Sabato 25/6 : piccolo dislivello per ricominciare, grandi premi a gratificare
Sabato sveglia con tempo splendido, cielo azzurro intenso grazie al temporale di venerdì e allora?
Allora mi tocca, eh sì mi tocca far fatica.
La meta? Assolutamente sconosciuta. Unica indicazione : si sale sopra Imer, dopo la diga (comune del Primiero che si trova ai confini con Mezzano e prima di Fiera di Primiero).
Una breve relazione mi dice che si arriverà al rifugio Vederna, sopra al quale , con breve passeggiata (secondo relazione ma si rivelerà una bufala almeno per la sottoscritta) si può arrivare ad una grande croce posizionata dagli alpini di Imer.
Infilare la val Noana è già di per se un’avventura per il guidatore. Strada molto stretta, gallerie non illuminate dove si spera solo di non incrociare altre auto in senso inverso, ma imperterriti continuiamo e imbocchiamo la strada forestale (percorribile solo di sabato e domenica).
Lì veramente , pur non essendoci punti esposti perché scorre in un bosco (dove stanno lavorando i forestali abbattendo abeti colpiti dal bostrico ahimè) l’impegno alla guida si fa notevole… innanzi tutto la strada è molto ripida per cui sembra più stretta e impossibile di quanto non lo sarà in discesa, e poi non è strada asfaltata ma ciottolosa con guadi (adesso quasi asciutti per fortuna), tornanti e strettoie.. Diciamo che non è per tutti . Capisco chi si ferma al parcheggio sotto e raggiunge il rifugio a piedi ; idea che non mi ha minimamente sfiorata visto che sono 600 metri di dislivello , e belli ripidi, anche perché non ero io a guidare e del mio autista ho completamente fiducia.
Quando si esce dal bosco per arrivare dove ci sono il rifugio e una manciata di baite con chiesetta, lo stupore ci assale.
Incredibili pascoli verdi, alberi qui e là, panorama su vette feltrine… sembra di essere in uno di quei dipinti immaginati da antichi pittori.
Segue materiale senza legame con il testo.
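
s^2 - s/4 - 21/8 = (s - 7/4)*(s + 3/2)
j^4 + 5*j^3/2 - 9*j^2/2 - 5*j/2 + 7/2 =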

Sarà il sole che splende che fa brillare l’erba bagnata e ripulita dalla pioggia del giorno prima, sarà che la conca ha una forma e un aspetto molto bucolici, saranno le baite, poche e distanziate ma assolutamente fuse con l’ambiente , saranno i pascoli in parte ancora alti in parte già tagliati , saranno le montagne alte, ma non altissime a far da cornice, ma la vista dell’ insieme infonde pace e serenità.
In ogni caso dopo aver parcheggiato l’auto e aver provvidenzialmente prenotato per il pasto (scenderemo per le due), ci avviamo su una strada bianca a pendenza costante per raggiungere la croce.
Dopo aver sputato sudore e sangue (la sottoscritta) anche a causa del non allenamento , del sole a picco e del caldo (che non sopporto proprio più), e aver ammirato i fiori che costeggiano a profusione i lati della strada,
aver usufruito di qualche chiazza di alberi cercando ristoro, arriviamo ad un alpeggio e svoltando a destra incominciamo a intravvedere tra gli alberi le Pale di San Martino a sinistra mentre di fronte abbiamo le dolomiti feltrine, meno famose delle blasonate sorelle del Cadore e del Primiero ma ugualmente molto belle.
Superiamo un avvallamento con un abete solitario dove si rifugiano i cavalli bradi a godere dell’ombra, e si scende ripidamente per una ventina di metri di dislivello a raggiungere la croce e la balconata con un panorama incredibilmente vasto , bello , da consumare con gli occhi: ai piedi il Primiero con le sue case, le sue attività produttive, il suo traffico, di fronte da sinistra tutto il gruppo delle Pale che ben si raccorda tra boschi e pascoli alle dolomiti feltrine sulla destra. E intanto io penso che tutte queste discesine appena fatte me le ritroverò come salite al ritorno (!)
Anche un macaone viene a svolazzare velocissimo di fiore in fiore e un incredibile bdc mi regala una splendida foto su sei tentativi.
Ci concediamo una sosta meditativa sia per ammirare il panorama che per scattar foto che per riprendermi (io) e si ritorna lemmi lemmi indietro (sempre io a rallentare), arrivando infine al rifugio
dove ci attendeva un premio goloso : io gnocchi di polenta con trentigrana e riduzione di vino rosso, Gab un fantastico Larin alla piastra con ricco contorno.
E ovviamente non mi sono lasciata scappare il dolce : yogurt casalingo con miele e castagne…
Questo è uno di quei posti, sicuramente molto frequentati “in stagione”, dove torneremo magari in una bella giornata autunnale per godere di altri colori, e altra temperatura dell’aria (e regalarmi altre golosità ).